Over the past two years at April Six, forward-thinking tech brands like Symantec, Lenovo and SAS have embraced a more creative H2H approach, allowing character creation (a B2C stalwart) to drive award-winning engagement across multiple channels.  There’s lots to be said for having engaging brand spokespeople, especially if what you’re selling is hardcore technology.

Great casting and B2C standard scripts will get you engaging, enduring, economical assets.

Film is undoubtedly the flagship creative H2H medium. Nothing engages an audience’s emotions like it. Volvo Truck’s Van Damme ‘Epic Split’ is six years old but still remains fresh in the mind, because of its imagination and human focus. Its H2H approach generated $170m in revenue from a $3-4m B2B spend.

The ability to make film interactive or personalised at scale has only enhanced its appeal to those with the vision to look beyond the next quarter’s figures.  Combining film with the interactivity and analytics in platforms such as Vidyard turns the viewer into a participant, in a way that can deliver valuable data insights back to your brand.

Many B2B Tech brands still confuse being the cleverest with the most popular. Popularity is what gets you on consideration lists, because your brand is front of mind and feels right. Humanising the brand creatively can dramatically increase this popularity. Having the better product is not enough. Ask Samsung.
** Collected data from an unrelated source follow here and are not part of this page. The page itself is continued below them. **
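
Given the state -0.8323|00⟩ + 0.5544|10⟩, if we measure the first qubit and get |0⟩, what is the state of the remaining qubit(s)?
-|0⟩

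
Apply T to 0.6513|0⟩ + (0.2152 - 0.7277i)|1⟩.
0.6513|0⟩ + (0.6667 - 0.3624i)|1⟩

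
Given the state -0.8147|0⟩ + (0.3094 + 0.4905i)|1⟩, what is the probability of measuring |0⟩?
0.6637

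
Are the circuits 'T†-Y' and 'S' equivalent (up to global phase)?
No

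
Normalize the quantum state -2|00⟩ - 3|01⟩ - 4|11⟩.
-0.3714|00⟩ - 0.5571|01⟩ - 0.7428|11⟩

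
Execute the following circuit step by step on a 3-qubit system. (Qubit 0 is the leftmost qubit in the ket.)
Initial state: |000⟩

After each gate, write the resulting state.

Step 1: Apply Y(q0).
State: i|100⟩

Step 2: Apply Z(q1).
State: i|100⟩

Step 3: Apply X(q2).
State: i|101⟩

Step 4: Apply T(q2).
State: (-1/√2 + (1/√2)i)|101⟩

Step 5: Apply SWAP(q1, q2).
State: (-1/√2 + (1/√2)i)|110⟩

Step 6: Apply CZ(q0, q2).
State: (-1/√2 + (1/√2)i)|110⟩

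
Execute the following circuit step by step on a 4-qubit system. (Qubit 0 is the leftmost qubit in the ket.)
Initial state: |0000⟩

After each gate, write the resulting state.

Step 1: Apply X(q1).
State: |0100⟩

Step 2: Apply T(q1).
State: (1/√2 + (1/√2)i)|0100⟩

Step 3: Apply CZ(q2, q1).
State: (1/√2 + (1/√2)i)|0100⟩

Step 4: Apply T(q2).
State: (1/√2 + (1/√2)i)|0100⟩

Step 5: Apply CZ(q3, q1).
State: (1/√2 + (1/√2)i)|0100⟩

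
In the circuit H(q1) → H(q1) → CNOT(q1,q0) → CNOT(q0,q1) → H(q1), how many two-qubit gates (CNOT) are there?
2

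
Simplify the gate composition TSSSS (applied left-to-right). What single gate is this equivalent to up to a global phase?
T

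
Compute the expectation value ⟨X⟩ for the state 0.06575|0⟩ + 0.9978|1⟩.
0.1312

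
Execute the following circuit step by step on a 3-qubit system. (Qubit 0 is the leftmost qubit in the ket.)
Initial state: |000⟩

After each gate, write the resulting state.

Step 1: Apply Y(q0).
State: i|100⟩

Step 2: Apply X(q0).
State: i|000⟩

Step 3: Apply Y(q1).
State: -|010⟩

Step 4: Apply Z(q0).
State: -|010⟩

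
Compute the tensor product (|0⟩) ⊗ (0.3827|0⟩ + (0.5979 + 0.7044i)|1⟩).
0.3827|00⟩ + (0.5979 + 0.7044i)|01⟩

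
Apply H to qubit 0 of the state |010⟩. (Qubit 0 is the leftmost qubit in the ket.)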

Too many B2B Tech brands default to the brand-cuffs of a templated design language applied to inane stock photography with generic copy lines. Sure it’s consistent. Consistently missing the chance to engage your audience with a level of respect for their intelligence and time. You’re contributing to marketing pollution not your bottom line.

Creativity is a critical part of engaging humans in the most effective manner. Albert Einstein remarked that 'Creativity is intelligence having fun'. The B2B technology sector is full of intelligence that would benefit from having more fun.